CFTC Brings Fraud Charges Against James Frederick Walsh


CFTC charges James Frederick Walsh for fraud and promoted himself as a highly successful FX trader. He claimed to have generated average monthly returns of 8% to 11% for his clients.

08 July, 2020 | AtoZ Markets – US Commodity Futures Trading Commission (CFTC) charged against self-proclaimed “Master Trader” James Walsh of scamming for soliciting the public to trade off-exchange FX for these people’s behalf.

According to court documents, Walsh was active since September last year, promoting its trading services on social media platforms such as Craigslist and YouTube, as well as random emails. Walsh fraudulently promoted himself as a very successful FX trader. He claimed that he generated 8%-11% average monthly returns or flat 3% profit guarantees monthly for his clients.

He claimed to pay investors 60% of their profits and keep the rest. To cover the cost of bunker charts and data to develop investment strategies, he charged investors $150 a month. “To achieve these fictitious results, Walsh falsely claimed to have access to legal, inside information about the direction in which forex markets will move,” the CFTC said.

James Walsh Targeted Texas With Recession Proof Investments

The CFTC said he wasn’t registered in Texas.

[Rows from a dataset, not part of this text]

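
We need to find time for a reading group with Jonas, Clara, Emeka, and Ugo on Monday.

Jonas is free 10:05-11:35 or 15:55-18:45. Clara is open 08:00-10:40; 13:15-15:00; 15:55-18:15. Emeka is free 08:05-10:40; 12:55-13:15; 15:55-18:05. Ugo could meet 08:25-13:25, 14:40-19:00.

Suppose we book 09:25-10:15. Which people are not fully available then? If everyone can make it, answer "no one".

Jonas

Jonas: not fully free for 09:25-10:15. Clara: free for 09:25-10:15. Emeka: free for 09:25-10:15. Ugo: free for 09:25-10:15.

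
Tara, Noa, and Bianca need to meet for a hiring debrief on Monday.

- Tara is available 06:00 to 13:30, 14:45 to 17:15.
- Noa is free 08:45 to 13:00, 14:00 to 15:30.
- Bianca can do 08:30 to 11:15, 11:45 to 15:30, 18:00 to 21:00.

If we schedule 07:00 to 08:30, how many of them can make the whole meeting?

1

Tara can make the full 07:00-08:30 slot — that's 1.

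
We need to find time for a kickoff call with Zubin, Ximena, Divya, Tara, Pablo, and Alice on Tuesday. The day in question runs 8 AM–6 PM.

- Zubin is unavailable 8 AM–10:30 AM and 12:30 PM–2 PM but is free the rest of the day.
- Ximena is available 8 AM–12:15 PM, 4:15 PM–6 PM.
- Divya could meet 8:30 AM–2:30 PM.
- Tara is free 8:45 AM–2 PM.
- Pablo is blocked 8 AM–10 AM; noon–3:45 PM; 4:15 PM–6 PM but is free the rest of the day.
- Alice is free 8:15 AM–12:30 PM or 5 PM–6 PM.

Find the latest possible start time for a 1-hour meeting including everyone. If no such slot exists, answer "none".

11:00

Zubin free: 10:30-12:30, 14:00-18:00 (invert busy blocks within the working day).
Ximena free: 08:00-12:15, 16:15-18:00.
Divya free: 08:30-14:30.
Tara free: 08:45-14:00.
Pablo free: 10:00-12:00, 15:45-16:15 (invert busy blocks within the working day).
Alice free: 08:15-12:30, 17:00-18:00.
Zubin ∩ Ximena: 10:30-12:15, 16:15-18:00.
Zubin ∩ Ximena ∩ Divya: 10:30-12:15.
Zubin ∩ Ximena ∩ Divya ∩ Tara: 10:30-12:15.
Zubin ∩ Ximena ∩ Divya ∩ Tara ∩ Pablo: 10:30-12:00.
Zubin ∩ Ximena ∩ Divya ∩ Tara ∩ Pablo ∩ Alice: 10:30-12:00.
The last common window of at least 60 minutes is 10:30-12:00; a 60-minute meeting can start as late as 11:00 and still end by 12:00.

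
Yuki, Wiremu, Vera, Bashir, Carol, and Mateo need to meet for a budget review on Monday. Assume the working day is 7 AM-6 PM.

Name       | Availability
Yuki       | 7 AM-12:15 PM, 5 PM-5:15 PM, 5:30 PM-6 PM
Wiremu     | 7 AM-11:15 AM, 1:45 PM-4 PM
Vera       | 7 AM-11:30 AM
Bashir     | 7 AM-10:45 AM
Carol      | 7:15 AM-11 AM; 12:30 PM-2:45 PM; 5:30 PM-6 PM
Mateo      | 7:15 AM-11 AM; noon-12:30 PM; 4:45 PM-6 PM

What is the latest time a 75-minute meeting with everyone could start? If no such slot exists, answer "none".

09:30

Yuki ∩ Wiremu: 07:00-11:15.
Yuki ∩ Wiremu ∩ Vera: 07:00-11:15.
Yuki ∩ Wiremu ∩ Vera ∩ Bashir: 07:00-10:45.
Yuki ∩ Wiremu ∩ Vera ∩ Bashir ∩ Carol: 07:15-10:45.
Yuki ∩ Wiremu ∩ Vera ∩ Bashir ∩ Carol ∩ Mateo: 07:15-10:45.
The last common window of at least 75 minutes is 07:15-10:45; a 75-minute meeting can start as late as 09:30 and still end by 10:45.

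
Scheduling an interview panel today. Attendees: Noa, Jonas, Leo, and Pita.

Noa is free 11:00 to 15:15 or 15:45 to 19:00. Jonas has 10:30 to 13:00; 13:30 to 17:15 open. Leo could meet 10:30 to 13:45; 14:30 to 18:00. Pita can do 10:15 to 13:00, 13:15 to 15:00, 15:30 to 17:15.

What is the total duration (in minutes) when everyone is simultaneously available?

255

Noa ∩ Jonas: 11:00-13:00, 13:30-15:15, 15:45-17:15.
Noa ∩ Jonas ∩ Leo: 11:00-13:00, 13:30-13:45, 14:30-15:15, 15:45-17:15.
Noa ∩ Jonas ∩ Leo ∩ Pita: 11:00-13:00, 13:30-13:45, 14:30-15:00, 15:45-17:15.
So the common availability across everyone is 11:00-13:00, 13:30-13:45, 14:30-15:00, 15:45-17:15.
Summing the common windows: 120 + 15 + 30 + 90 = 255 minutes.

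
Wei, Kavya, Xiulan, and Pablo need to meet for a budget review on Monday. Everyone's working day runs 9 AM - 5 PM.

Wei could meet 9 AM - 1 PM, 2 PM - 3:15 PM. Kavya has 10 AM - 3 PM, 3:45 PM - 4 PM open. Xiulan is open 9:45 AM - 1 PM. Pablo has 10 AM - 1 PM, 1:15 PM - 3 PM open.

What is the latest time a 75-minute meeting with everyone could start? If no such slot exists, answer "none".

11:45

Wei ∩ Kavya: 10:00-13:00, 14:00-15:00.
Wei ∩ Kavya ∩ Xiulan: 10:00-13:00.
Wei ∩ Kavya ∩ Xiulan ∩ Pablo: 10:00-13:00.
So the common availability across everyone is 10:00-13:00.
The last common window of at least 75 minutes is 10:00-13:00; a 75-minute meeting can start as late as 11:45 and still end by 13:00.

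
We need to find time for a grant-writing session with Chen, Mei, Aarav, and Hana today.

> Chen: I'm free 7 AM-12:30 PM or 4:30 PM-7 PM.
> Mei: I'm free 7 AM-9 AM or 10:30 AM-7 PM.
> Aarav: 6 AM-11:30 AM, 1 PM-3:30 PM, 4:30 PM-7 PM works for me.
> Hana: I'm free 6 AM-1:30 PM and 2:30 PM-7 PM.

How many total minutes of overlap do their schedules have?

Chen ∩ Mei: 07:00-09:00, 10:30-12:30, 16:30-19:00.
Chen ∩ Mei ∩ Aarav: 07:00-09:00, 10:30-11:30, 16:30-19:00.
Chen ∩ Mei ∩ Aarav ∩ Hana: 07:00-09:00, 10:30-11:30, 16:30-19:00.
Summing the common windows: 120 + 60 + 150 = 330 minutes.

330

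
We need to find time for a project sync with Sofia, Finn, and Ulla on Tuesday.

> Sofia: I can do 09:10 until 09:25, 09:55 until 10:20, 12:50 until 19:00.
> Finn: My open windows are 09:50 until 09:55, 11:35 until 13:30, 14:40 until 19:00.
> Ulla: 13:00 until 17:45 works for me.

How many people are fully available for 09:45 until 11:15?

0

nobody can make the full 09:45-11:15 slot — that's 0.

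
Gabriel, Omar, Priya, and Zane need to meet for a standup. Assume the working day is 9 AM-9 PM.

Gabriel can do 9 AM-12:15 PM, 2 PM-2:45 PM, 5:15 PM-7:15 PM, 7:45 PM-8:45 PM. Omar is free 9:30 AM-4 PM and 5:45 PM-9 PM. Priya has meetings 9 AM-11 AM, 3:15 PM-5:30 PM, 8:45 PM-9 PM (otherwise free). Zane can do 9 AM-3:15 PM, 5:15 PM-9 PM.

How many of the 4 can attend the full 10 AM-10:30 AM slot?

Gabriel free: 09:00-12:15, 14:00-14:45, 17:15-19:15, 19:45-20:45.
Omar free: 09:30-16:00, 17:45-21:00.
Priya free: 11:00-15:15, 17:30-20:45 (invert busy blocks within the working day).
Zane free: 09:00-15:15, 17:15-21:00.
Gabriel, Omar, and Zane can make the full 10:00-10:30 slot — that's 3.

3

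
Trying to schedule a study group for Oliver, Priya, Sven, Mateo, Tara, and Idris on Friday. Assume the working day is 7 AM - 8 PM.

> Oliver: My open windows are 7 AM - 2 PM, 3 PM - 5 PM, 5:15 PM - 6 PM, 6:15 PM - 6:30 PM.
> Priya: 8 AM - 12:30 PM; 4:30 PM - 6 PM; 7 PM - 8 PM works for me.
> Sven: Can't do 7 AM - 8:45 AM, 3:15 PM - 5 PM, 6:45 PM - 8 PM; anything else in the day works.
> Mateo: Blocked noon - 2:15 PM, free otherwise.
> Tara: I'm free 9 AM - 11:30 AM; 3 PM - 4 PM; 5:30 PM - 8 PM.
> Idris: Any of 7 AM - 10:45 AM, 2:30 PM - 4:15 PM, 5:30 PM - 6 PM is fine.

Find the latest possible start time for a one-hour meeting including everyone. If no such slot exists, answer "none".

09:45

Oliver free: 07:00-14:00, 15:00-17:00, 17:15-18:00, 18:15-18:30.
Priya free: 08:00-12:30, 16:30-18:00, 19:00-20:00.
Sven free: 08:45-15:15, 17:00-18:45 (invert busy blocks within the working day).
Mateo free: 07:00-12:00, 14:15-20:00 (invert busy blocks within the working day).
Tara free: 09:00-11:30, 15:00-16:00, 17:30-20:00.
Idris free: 07:00-10:45, 14:30-16:15, 17:30-18:00.
Oliver ∩ Priya: 08:00-12:30, 16:30-17:00, 17:15-18:00.
Oliver ∩ Priya ∩ Sven: 08:45-12:30, 17:15-18:00.
Oliver ∩ Priya ∩ Sven ∩ Mateo: 08:45-12:00, 17:15-18:00.
Oliver ∩ Priya ∩ Sven ∩ Mateo ∩ Tara: 09:00-11:30, 17:30-18:00.
Oliver ∩ Priya ∩ Sven ∩ Mateo ∩ Tara ∩ Idris: 09:00-10:45, 17:30-18:00.
Those are the intersection windows.
The last common window of at least 60 minutes is 09:00-10:45; a 60-minute meeting can start as late as 09:45 and still end by 10:45.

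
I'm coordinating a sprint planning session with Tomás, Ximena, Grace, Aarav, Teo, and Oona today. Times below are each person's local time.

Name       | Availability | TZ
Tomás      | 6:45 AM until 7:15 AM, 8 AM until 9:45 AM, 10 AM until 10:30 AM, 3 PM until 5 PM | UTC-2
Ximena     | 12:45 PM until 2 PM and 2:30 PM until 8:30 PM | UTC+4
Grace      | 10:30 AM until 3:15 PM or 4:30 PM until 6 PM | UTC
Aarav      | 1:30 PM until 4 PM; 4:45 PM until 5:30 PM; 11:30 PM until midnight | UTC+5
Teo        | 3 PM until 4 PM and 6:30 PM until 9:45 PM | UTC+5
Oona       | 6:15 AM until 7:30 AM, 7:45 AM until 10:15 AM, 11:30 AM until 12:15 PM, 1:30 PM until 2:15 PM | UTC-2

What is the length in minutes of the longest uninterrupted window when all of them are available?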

He had fraudulently advertised a “basically risk-free” venture during the economic downturn from the COVID-19 pandemic. According to the Texas State Securities Board (SSB), he was soliciting investment in a Forex program. He claimed that it was “recession-proof”.

Mr. Walsh falsely described his trading experience, trading skills, and trading results. He also did not inform the clients that Texas SSB had issued him a suspension and evacuation order. It was as a result of his fraudulent solicitation but did not comply. The court documents also said:

“The Commission seeks civil monetary penalties and ancillary remedial relief, including, but not limited to, trading and registration bans, restitution, disgorgement, rescission, an accounting, pre- and post-judgment interest, and such other relief as the Court deems necessary and appropriate.”